SCOTT, John (1850-1928), a well-known architect in Detroit, Michigan who practised there in partnership with his brother Arthur H. Scott from 1889 until after 1914. Born on 10 May 1850 at Ipswich, England, he was the son of the Detroit architect William Scott (1821-1889), and almost certainly trained in his father’s office from 1870 onward. By 1874 he had joined his father in a formal partnership of William Scott & Son, and from 1875 the firm was renamed William Scott & Co.
After the death of his father in 1889, John Scott opened a new office in partnership with his brother Arthur, and with Louis Kamper, as Scott, Kamper & Scott, Architects. The firm was renamed John Scott & Co. in 1891 and remained active until after 1920. Their best known work in Canada was the refined Beaux-Arts design for the Carnegie Library in Windsor, Ont. (1902-03), a commission won in an architectural competition. Scott retired in 1926 and later died in Rochester, Oakland Co., Michigan on 6 December 1928 (obit. Border Cities Star [Windsor], 8 Dec. 1928, Section Three, 4; biog. H. Withey, Biographical Dictionary of American Architects, 1956, 544; biog. and list of works in W. Hawkins Ferry, The Buildings of Detroit, 1968, 210-11).
SCOTT, KAMPER & SCOTT
WINDSOR, ONT., a rectory for All Saints Anglican Church, Park Street East at Goyeau Street, 1890 (Canadian Churchman [Toronto], xxiii, 6 May 1897, 278)
JOHN SCOTT & CO.
DETROIT, MICH., Wayne County Building, Randolph Street facing Cadillac Square, 1897-1902 (Kathryn Eckert, Buildings of Michigan, 1993, 73-4, illus.)
WINDSOR, ONT., Carnegie Library, Park Street West at Victoria Avenue, 1902-03; demol. c. 1965 (Evening Record [Windsor], 22 Jan. 1902, 8; 11 March 1902, 1, illus., plans and descrip.; Detroit Free Press, 12 March 1902, 10, illus. & descrip.; C.R., xiii, 25 June 1902, 2, t.c.; C.A.B., xv, June 1902, plate illus.; M. Beckman, The Best Gift, 1984, 31, 138, 185, illus.)

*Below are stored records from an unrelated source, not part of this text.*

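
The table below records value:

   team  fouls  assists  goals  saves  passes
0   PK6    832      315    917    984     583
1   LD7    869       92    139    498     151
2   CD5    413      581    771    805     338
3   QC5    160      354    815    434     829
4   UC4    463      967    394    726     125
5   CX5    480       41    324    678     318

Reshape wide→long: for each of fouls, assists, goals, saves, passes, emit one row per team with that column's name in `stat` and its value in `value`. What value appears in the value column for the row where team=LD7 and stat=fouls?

869

Unpivoting turns each (team, wide-column) pair into one long row.
The wide cell at row LD7, column fouls holds 869, so the long row (LD7, fouls) has value=869.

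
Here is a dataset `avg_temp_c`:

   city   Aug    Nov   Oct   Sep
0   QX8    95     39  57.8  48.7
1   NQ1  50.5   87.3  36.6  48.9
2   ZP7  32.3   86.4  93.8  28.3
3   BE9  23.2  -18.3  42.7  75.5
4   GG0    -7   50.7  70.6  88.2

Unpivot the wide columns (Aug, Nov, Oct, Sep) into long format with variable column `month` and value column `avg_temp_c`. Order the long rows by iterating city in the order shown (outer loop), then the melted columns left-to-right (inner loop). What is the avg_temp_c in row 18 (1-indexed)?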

WINDSOR, ONT., Windsor Volunteer Memorial Fountain, honouring veterans from the Boer War in South Africa, located in front of the Post Office Building, 1903-05 (London Free Press, 7 Oct. 1903, 10; C.R., xiv, 2 Dec. 1903, 2; Evening Record [Windsor], 28 Aug. 1905, 1)
WINDSOR, ONT., City Hall, Windsor Avenue, a conversion of the former Central School into a new City Hall, with addition of a clock tower, 1904 (Evening Record [Windsor], 22 Dec. 1904, 1, illus. & descrip.)
BOIS BLANC ISLAND, ONT., large amusement pavilion for the Detroit, Belle Isle & Windsor Ferry Co., 1905; large indoor Dance Pavilion, 1911-12 (Detroit Free Press, 10 Sept. 1905, 8, descrip.; Evening Record [Windsor], 1 Nov. 1911, 1, descrip.; 4 July 1913, 1)
DETROIT, MICH., residence for Arthur H. Buhl, Iroquois Avenue, 1909 (Kathryn Eckert, Buildings of Michigan, 1993, 111, illus.)